La circulaire précise enfin que lorsque l’étranger demande que la prestation lui soit versée rétroactivement, il doit être établi « avec certitude » qu’il vivait de façon permanente sur le territoire français (ou dans les DOM) au moment de l’ouverture du droit et pendant toute la période pendant laquelle la rétroactivité est demandée.
Dans certains cas, l’exigence de résidence est associée à une condition de durée de séjour, gage d’une installation stable en France. C’est ce qui se produit avec le revenu minimum d’insertion (RMI) attribué aux seuls étrangers qui résident en France de manière régulière et qui doivent, de plus, être titulaires d’un titre de séjour régulier depuis au moins trois ans. Ces conditions d’accès très restrictives réduisent considérablement les possibilités, pour les étrangers, d’obtenir cette prestation(2). La rupture d’égalité de traitement qui s’ensuit entre Français et étrangers est ici particulièrement contestable dans la mesure où il s’agit d’une prestation légale d’aide sociale qui s’inscrit ouvertement dans le cadre de la politique de lutte contre l’exclusion et qui constitue un des derniers filets de la protection sociale.
L’avis du conseil d’État
Une autre façon d’interpréter la notion de résidence est celle qui donne droit à la couverture maladie universelle (CMU). Mise en place par la loi du 27 juillet 1999 et entrée en vigueur le 1er janvier 2000, la CMU constitue un mode d’accès dérogatoire au régime général de la sécurité sociale. En effet, ce régime de protection sociale en faveur des plus démunis est fondé sur la condition de « résidence stable et régulière » et non plus sur la condition de cotisations professionnelles(3). Bénéficient donc de la CMU les étrangers en situation régulière qui justifient résider en France métropolitaine, ou dans un DOM, de manière ininterrompue depuis plus de trois mois.
Pour les personnes qui ne remplissent pas cette condition de résidence – essentiellement les étrangers en situation irrégulière – subsiste une aide médicale de l’État (AME) dont la gestion est confiée aux caisses de sécurité sociale. Plus généralement, l’aide sociale est ouverte aux personnes, françaises ou étrangères, qui résident en France(4). Parfois, une durée de résidence est exigée : quinze ans ininterrompus avant l’âge de soixante-dix ans pour les allocations aux personnes âgées, trois ans ininterrompus en AME pour les soins de ville.
La notion de résidence étant aujourd’hui une condition principale d’attribution des prestations sociales – au-delà des seules prestations d’aide sociale – la définition claire qu’en donne le conseil d’État, dans son avis du 8 janvier 1981(5), pourrait être largement reprise. Celui-ci a en effet précisé que « La condition de résidence doit être regardée comme satisfaite, en règle générale, dès lors que l’étranger se trouve en France et y demeure dans des conditions qui ne sont pas purement occasionnelles et qui présentent un minimum de stabilité. Cette situation doit être appréciée dans chaque cas en fonction des critères de fait, et notamment des motifs pour lesquels l’intéressé est venu en France, des conditions de son installation, des liens d’ordre personnel ou professionnel qu’il peut avoir dans notre pays, des intentions qu’il manifeste quant à la durée de son séjour ».

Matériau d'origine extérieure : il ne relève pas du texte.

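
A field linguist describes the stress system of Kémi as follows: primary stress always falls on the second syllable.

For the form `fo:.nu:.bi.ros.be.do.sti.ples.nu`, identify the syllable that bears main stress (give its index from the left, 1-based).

2

The word has 9 syllables; the second syllable is syllable 2 (nu:).
Primary stress: syllable 2 → fo:.ˈnu:.bi.ros.be.do.sti.ples.nu.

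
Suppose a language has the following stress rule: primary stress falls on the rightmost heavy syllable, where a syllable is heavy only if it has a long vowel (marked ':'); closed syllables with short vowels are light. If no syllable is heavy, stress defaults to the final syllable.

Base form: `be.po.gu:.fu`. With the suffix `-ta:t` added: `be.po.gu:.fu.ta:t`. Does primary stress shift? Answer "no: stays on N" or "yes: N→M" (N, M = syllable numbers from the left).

yes: 3→5

Base `be.po.gu:.fu` (4 syllables):
  Weights: 1 be L, 2 po L, 3 gu: H, 4 fu L.
  Heavy syllables in the domain: 3. The rightmost is syllable 3 (gu:).
  → primary stress on syllable 3.
Suffixed `be.po.gu:.fu.ta:t` (5 syllables):
  Weights: 1 be L, 2 po L, 3 gu: H, 4 fu L, 5 ta:t H.
  Heavy syllables in the domain: 3, 5. The rightmost is syllable 5 (ta:t).
  → primary stress on syllable 5.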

L’application systématique de cette interprétation permettrait au droit français de la protection sociale d’être en conformité avec le principe de l’égalité de traitement inscrit dans de nombreux textes internationaux que la France a ratifiés.
Notes
(1) Rappelons que, dans la pratique, le montant des allocations versées est alors d’un niveau très faible, largement inférieur au montant des prestations versées en France.
(2) Voir, sur ce point, Jean-Pierre Lhernould, « Minima sociaux et résidence sur le territoire français », Droit social, avril 1999.
(3) Articles L. 380-1 et R. 380-1 du code de sécurité sociale.
(4) Article 124 du code de la famille et de l’aide sociale.
(5) Apliquée de manière constante par la commission centrale d’aide sociale.